Building on previous work, the researchers integrated two new components into their model: first, they considered migrations between otherwise distinct populations and assumed that such travel is more likely in larger populations; second, they studied what would happen if certain major innovations, such as domesticating plants or developing hunting knives, helped grow the population. The theory was published in the May issue of Royal Society Interface.
A population twice the size of Kolodny, Creanza and Feldman’s model could support much more than twice the number of ideas. In their new study, they predicted that when population sizes are small and migration is relatively rare, a pattern of cultural booms and bursts is likely.
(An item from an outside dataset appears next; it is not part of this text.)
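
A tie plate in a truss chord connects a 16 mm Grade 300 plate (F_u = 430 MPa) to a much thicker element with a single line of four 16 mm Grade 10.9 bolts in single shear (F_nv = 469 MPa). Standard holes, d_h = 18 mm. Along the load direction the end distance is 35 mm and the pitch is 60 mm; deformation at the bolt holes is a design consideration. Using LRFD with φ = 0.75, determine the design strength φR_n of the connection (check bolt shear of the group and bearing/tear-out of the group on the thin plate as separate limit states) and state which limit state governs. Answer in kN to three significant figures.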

Then, without a steady stream of new ideas or population growth, some ideas will be lost to time.

Innovations that encouraged population growth, meanwhile, can have lasting effects, since even slight increases in population size can support a disproportionate increase in innovation.
Those theoretical conclusions could help explain a number of puzzles in human history, such as the disappearance of Neanderthals long ago.
“People tend to assume modern humans were better and replaced them,” Kolodny said, but how they were better remains unclear. A simpler explanation may lie in two observations: Neanderthals had roughly a third the population of other early humans, and migration was always out of Africa, not into it. In that case, modern humans migrating from Africa might have brought with them a more advanced repertoire of technologies, due in part to their larger population, and Neanderthals just could not keep up.
“We don’t think that whenever we get a qualitative pattern that looks like the archaeological record, this is what necessarily happened,” Kolodny was quoted as saying in a news release from Stanford. “But it is a proof of concept that it could have happened this way.”
Just as important, Creanza said, the results show that researchers cannot use cultural bursts as evidence of external changes. Just because our culture advanced 50,000 years ago it does not imply our brains got bigger, the landscape changed or anything else. It might just be the way culture is.